Very nice work. Reminds me of the old days of lock stitch lacing using Gudebrod waxed nylon twine. I see tywraps are everywhere now. That would have stopped the deep hand cuts then.


----------



## Bkessler (Feb 14, 2007)

I have used those arlington bushing for over 10 years, when I do data stubs just up the wall, I prebend them all the same with one of those and a connector, then just set them in place after it's boxed out!


----------



## HighWirey (Sep 17, 2007)

Yup,

The devil's is in the details . . . Sometimes dat' ole' debil' is on our side !

Just learned about the Arlingtons 6 years ago. For only a 'dollar ninety eight' the customer thought we were champs . . .

Not to mention that they beat the pants off of a connector/bushing combo on the 4" 

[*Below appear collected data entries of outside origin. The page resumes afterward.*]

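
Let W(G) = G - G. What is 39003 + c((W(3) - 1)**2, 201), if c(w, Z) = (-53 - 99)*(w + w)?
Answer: 38699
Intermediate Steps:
W(G) = 0
c(w, Z) = -304*w
39003 + c((W(3) - 1)**2, 201) = 39003 - 304*(0 - 1)**2 = 39003 - 304*(-1)**2 = 39003 - 304*1 = 39003 - 304 = 38699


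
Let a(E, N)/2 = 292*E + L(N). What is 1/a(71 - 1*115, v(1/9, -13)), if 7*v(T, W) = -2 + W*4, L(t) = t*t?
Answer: -49/1253272 ≈ -3.9098e-5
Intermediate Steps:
L(t) = t**2
v(T, W) = -2/7 + 4*W/7 (v(T, W) = (-2 + W*4)/7 = (-2 + 4*W)/7 = -2/7 + 4*W/7)
a(E, N) = 2*N**2 + 584*E (a(E, N) = 2*(292*E + N**2) = 2*(N**2 + 292*E) = 2*N**2 + 584*E)
1/a(71 - 1*115, v(1/9, -13)) = 1/(2*(-2/7 + (4/7)*(-13))**2 + 584*(71 - 1*115)) = 1/(2*(-2/7 - 52/7)**2 + 584*(71 - 115)) = 1/(2*(-54/7)**2 + 584*(-44)) = 1/(2*(2916/49) - 25696) = 1/(5832/49 - 25696) = 1/(-1253272/49) = -49/1253272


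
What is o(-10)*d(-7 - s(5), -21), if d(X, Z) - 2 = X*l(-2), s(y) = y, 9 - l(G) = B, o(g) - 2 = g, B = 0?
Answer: 848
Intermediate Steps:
o(g) = 2 + g
l(G) = 9 (l(G) = 9 - 1*0 = 9 + 0 = 9)
d(X, Z) = 2 + 9*X (d(X, Z) = 2 + X*9 = 2 + 9*X)
o(-10)*d(-7 - s(5), -21) = (2 - 10)*(2 + 9*(-7 - 1*5)) = -8*(2 + 9*(-7 - 5)) = -8*(2 + 9*(-12)) = -8*(2 - 108) = -8*(-106) = 848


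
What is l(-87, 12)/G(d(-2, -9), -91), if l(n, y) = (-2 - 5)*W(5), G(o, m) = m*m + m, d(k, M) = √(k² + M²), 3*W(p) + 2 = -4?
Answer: 1/585 ≈ 0.0017094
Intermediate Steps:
W(p) = -2 (W(p) = -⅔ + (⅓)*(-4) = -⅔ - 4/3 = -2)
d(k, M) = √(M² + k²)
G(o, m) = m + m² (G(o, m) = m² + m = m + m²)
l(n, y) = 14 (l(n, y) = (-2 - 5)*(-2) = -7*(-2) = 14)
l(-87, 12)/G(d(-2, -9), -91) = 14/((-91*(1 - 91))) = 14/((-91*(-90))) = 14/8190 = 14*(1/8190) = 1/585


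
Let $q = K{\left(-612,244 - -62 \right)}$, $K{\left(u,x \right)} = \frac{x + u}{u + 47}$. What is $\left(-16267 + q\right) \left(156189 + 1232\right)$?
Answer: $- \frac{1446785414129}{565} \approx -2.5607 \cdot 10^{9}$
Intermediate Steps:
$K{\left(u,x \right)} = \frac{u + x}{47 + u}$
$q = \frac{306}{565}$ ($q = \frac{-612 + \left(244 - -62\right)}{47 - 612} = \frac{-612 + \left(244 + 62\right)}{-565} = - \frac{-612 + 306}{565} = \left(- \frac{1}{565}\right) \left(-306\right) = \frac{306}{565} \approx 0.54159$)
$\left(-16267 + q\right) \left(156189 + 1232\right) = \left(-16267 + \frac{306}{565}\right) \left(156189 + 1232\right) = \left(- \frac{9190549}{565}\right) 157421 = - \frac{1446785414129}{565}$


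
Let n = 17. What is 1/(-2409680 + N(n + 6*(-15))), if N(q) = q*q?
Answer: -1/2404351 ≈ -4.1591e-7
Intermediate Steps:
N(q) = q**2
1/(-2409680 + N(n + 6*(-15))) = 1/(-2409680 + (17 + 6*(-15))**2) = 1/(-2409680 + (17 - 90)**2) = 1/(-2409680 + (-73)**2) = 1/(-2409680 + 5329) = 1/(-2404351) = -1/2404351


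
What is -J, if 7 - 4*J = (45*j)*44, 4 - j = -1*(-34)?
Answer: -59407/4 ≈ -14852.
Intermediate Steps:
j = -30 (j = 4 - (-1)*(-34) = 4 - 1*34 = 4 - 34 = -30)
J = 59407/4 (J = 7/4 - 45*(-30)*44/4 = 7/4 - (-675)*44/2 = 7/4 - ¼*(-59400) = 7/4 + 14850 = 59407/4 ≈ 14852.)
-J = -1*59407/4 = -59407/4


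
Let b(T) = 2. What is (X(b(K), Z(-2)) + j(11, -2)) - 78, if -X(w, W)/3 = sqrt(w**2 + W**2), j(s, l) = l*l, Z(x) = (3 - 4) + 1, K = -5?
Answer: -80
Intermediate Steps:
Z(x) = 0 (Z(x) = -1 + 1 = 0)
j(s, l) = l**2
X(w, W) = -3*sqrt(W**2 + w**2) (X(w, W) = -3*sqrt(w**2 + W**2) = -3*sqrt(W**2 + w**2))
(X(b(K), Z(-2)) + j(11, -2)) - 78 = (-3*sqrt(0**2 + 2**2) + (-2)**2) - 78 = (-3*sqrt(0 + 4) + 4) - 78 = (-3*sqrt(4) + 4) - 78 = (-3*2 + 4) - 78 = (-6 + 4) - 78 = -2 - 78 = -80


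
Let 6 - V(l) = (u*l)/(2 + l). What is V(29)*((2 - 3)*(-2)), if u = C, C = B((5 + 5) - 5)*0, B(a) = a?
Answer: 12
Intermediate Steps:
C = 0 (C = ((5 + 5) - 5)*0 = (10 - 5)*0 = 5*0 = 0)
u = 0
V(l) = 6 (V(l) = 6 - 0*l/(2 + l) = 6 - 0/(2 + l) = 6 - 1*0 = 6 + 0 = 6)
V(29)*((2 - 3)*(-2)) = 6*((2 - 3)*(-2)) = 6*(-1*(-2)) = 6*2 = 12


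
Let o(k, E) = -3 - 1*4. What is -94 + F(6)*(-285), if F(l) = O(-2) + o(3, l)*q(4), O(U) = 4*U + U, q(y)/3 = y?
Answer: 26696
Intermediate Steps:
o(k, E) = -7 (o(k, E) = -3 - 4 = -7)
q(y) = 3*y
O(U) = 5*U
F(l) = -94 (F(l) = 5*(-2) - 21*4 = -10 - 7*12 = -10 - 84 = -94)
-94 + F(6)*(-285) = -94 - 94*(-285) = -94 + 26790 = 26696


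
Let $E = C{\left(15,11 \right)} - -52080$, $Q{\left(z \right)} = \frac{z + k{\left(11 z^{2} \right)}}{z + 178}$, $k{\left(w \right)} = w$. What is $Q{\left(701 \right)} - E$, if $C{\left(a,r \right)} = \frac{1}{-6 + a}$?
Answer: $- \frac{121116917}{2637} \approx -45930.0$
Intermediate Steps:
$Q{\left(z \right)} = \frac{z + 11 z^{2}}{178 + z}$ ($Q{\left(z \right)} = \frac{z + 11 z^{2}}{z + 178} = \frac{z + 11 z^{2}}{178 + z}$)
$E = \frac{468721}{9}$ ($E = \frac{1}{-6 + 15} - -52080 = \frac{1}{9} + 52080 = \frac{468721}{9} \approx 52080.0$)
$Q{\left(701 \right)} - E = \frac{701 \left(1 + 11 \cdot 701\right)}{178 + 701} - \frac{468721}{9} = \frac{701 \left(1 + 7711\right)}{879} - \frac{468721}{9} = 701 \cdot \frac{1}{879} \cdot 7712 - \frac{468721}{9} = \frac{5406112}{879} - \frac{468721}{9} = - \frac{121116917}{2637}$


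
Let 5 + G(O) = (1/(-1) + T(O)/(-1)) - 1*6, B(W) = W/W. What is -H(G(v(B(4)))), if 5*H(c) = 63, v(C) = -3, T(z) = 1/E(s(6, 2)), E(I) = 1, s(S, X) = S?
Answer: -63/5 ≈ -12.600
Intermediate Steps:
T(z) = 1 (T(z) = 1/1 = 1)
B(W) = 1
G(O) = -13 (G(O) = -5 + ((1/(-1) + 1/(-1)) - 1*6) = -5 + ((1*(-1) + 1*(-1)) - 6) = -5 + ((-1 - 1) - 6) = -5 + (-2 - 6) = -5 - 8 = -13)
H(c) = 63/5 (H(c) = (⅕)*63 = 63/5)
-H(G(v(B(4)))) = -1*63/5 = -63/5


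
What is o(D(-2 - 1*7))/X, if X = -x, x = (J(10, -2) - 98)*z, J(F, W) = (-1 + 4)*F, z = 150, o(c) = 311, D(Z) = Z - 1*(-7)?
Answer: 311/10200 ≈ 0.030490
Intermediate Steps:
D(Z) = 7 + Z (D(Z) = Z + 7 = 7 + Z)
J(F, W) = 3*F
x = -10200 (x = (3*10 - 98)*150 = (30 - 98)*150 = -68*150 = -10200)
X = 10200 (X = -1*(-10200) = 10200)
o(D(-2 - 1*7))/X = 311/10200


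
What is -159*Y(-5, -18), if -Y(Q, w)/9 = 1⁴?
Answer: 1431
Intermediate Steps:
Y(Q, w) = -9 (Y(Q, w) = -9*1⁴ = -9*1 = -9)
-159*Y(-5, -18) = -159*(-9) = 1431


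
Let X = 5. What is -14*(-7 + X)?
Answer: 28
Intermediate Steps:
-14*(-7 + X) = -14*(-7 + 5) = -14*(-2) = 28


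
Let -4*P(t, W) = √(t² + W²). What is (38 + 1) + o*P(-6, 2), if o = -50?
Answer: 39 + 25*√10 ≈ 118.06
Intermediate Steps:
P(t, W) = -√(W² + t²)/4 (P(t, W) = -√(t² + W²)/4 = -√(W² + t²)/4)
(38 + 1) + o*P(-6, 2) = (38 + 1) - (-25)*√(2² + (-6)²)/2 = 39 - (-25)*√(4 + 36)/2 = 39 - (-25)*√40/2 = 39 - (-25)*2*√10/2 = 39 - (-25)*√10 = 39 + 25*√10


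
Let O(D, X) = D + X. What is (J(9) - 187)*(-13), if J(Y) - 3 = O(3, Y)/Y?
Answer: 7124/3 ≈ 2374.7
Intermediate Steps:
J(Y) = 3 + (3 + Y)/Y
(J(9) - 187)*(-13) = ((4 + 3/9) - 187)*(-13) = ((4 + 3*(⅑)) - 187)*(-13) = ((4 + ⅓) - 187)*(-13) = (13/3 - 187)*(-13) = -548/3*(-13) = 7124/3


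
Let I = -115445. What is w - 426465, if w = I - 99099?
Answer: -641009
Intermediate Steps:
w = -214544 (w = -115445 - 99099 = -214544)
w - 426465 = -214544 - 426465 = -641009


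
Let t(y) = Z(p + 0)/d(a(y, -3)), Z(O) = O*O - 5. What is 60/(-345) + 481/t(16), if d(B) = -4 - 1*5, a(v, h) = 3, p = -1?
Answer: 99551/92 ≈ 1082.1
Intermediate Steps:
d(B) = -9 (d(B) = -4 - 5 = -9)
Z(O) = -5 + O² (Z(O) = O² - 5 = -5 + O²)
t(y) = 4/9 (t(y) = (-5 + (-1 + 0)²)/(-9) = (-5 + (-1)²)*(-⅑) = (-5 + 1)*(-⅑) = -4*(-⅑) = 4/9)
60/(-345) + 481/t(16) = 60/(-345) + 481/(4/9) = 60*(-1/345) + 481*(9/4) = -4/23 + 4329/4 = 99551/92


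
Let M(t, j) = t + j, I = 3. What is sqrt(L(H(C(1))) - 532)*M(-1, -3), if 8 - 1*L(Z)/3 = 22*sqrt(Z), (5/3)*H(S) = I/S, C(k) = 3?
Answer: -4*I*sqrt(12700 + 330*sqrt(15))/5 ≈ -94.583*I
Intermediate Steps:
M(t, j) = j + t
H(S) = 9/(5*S) (H(S) = 3*(3/S)/5 = 9/(5*S))
L(Z) = 24 - 66*sqrt(Z)
sqrt(L(H(C(1))) - 532)*M(-1, -3) = sqrt((24 - 66*sqrt(15)/5) - 532)*(-3 - 1) = sqrt((24 - 66*sqrt(15)/5) - 532)*(-4) = sqrt(-508 - 66*sqrt(15)/5)*(-4) = -4*sqrt(-508 - 66*sqrt(15)/5)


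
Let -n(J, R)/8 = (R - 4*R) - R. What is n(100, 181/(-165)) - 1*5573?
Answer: -925337/165 ≈ -5608.1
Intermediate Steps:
n(J, R) = 32*R (n(J, R) = -8*((R - 4*R) - R) = -8*(-3*R - R) = -(-32)*R = 32*R)
n(100, 181/(-165)) - 1*5573 = 32*(181/(-165)) - 1*5573 = 32*(181*(-1/165)) - 5573 = 32*(-181/165) - 5573 = -5792/165 - 5573 = -925337/165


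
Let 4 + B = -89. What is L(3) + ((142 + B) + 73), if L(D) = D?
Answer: 125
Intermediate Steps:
B = -93 (B = -4 - 89 = -93)
L(3) + ((142 + B) + 73) = 3 + ((142 - 93) + 73) = 3 + (49 + 73) = 3 + 122 = 125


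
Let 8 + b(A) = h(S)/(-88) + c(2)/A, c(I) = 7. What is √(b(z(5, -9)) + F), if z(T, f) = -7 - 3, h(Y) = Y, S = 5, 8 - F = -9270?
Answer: 3*√49847930/220 ≈ 96.277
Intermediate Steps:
F = 9278 (F = 8 - 1*(-9270) = 8 + 9270 = 9278)
z(T, f) = -10
b(A) = -709/88 + 7/A (b(A) = -8 + (5/(-88) + 7/A) = -8 + (5*(-1/88) + 7/A) = -8 + (-5/88 + 7/A) = -709/88 + 7/A)
√(b(z(5, -9)) + F) = √((-709/88 + 7/(-10)) + 9278) = √((-709/88 + 7*(-⅒)) + 9278) = √((-709/88 - 7/10) + 9278) = √(-3853/440 + 9278) = √(4078467/440) = 3*√49847930/220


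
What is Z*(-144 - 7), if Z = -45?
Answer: 6795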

Gudebrod? Still got a few rolls - just can't find anybody who knows how to apply it. 'How do you fit that stuff into this here ty-rap cutter' ?

Best Wishes


----------



## Andy in ATL (Aug 17, 2007)

I'll have to pick up a camera.... our data dept. does some wicked neat stuff like that, also.


----------



## Speedy Petey (Jan 10, 2007)

> Gudebrod


Wow! There's some memories.
Gudebrod makes all the thread and materials for wrapping fishing rods. I used to re-build rods and build custom rods when I was a kid.


----------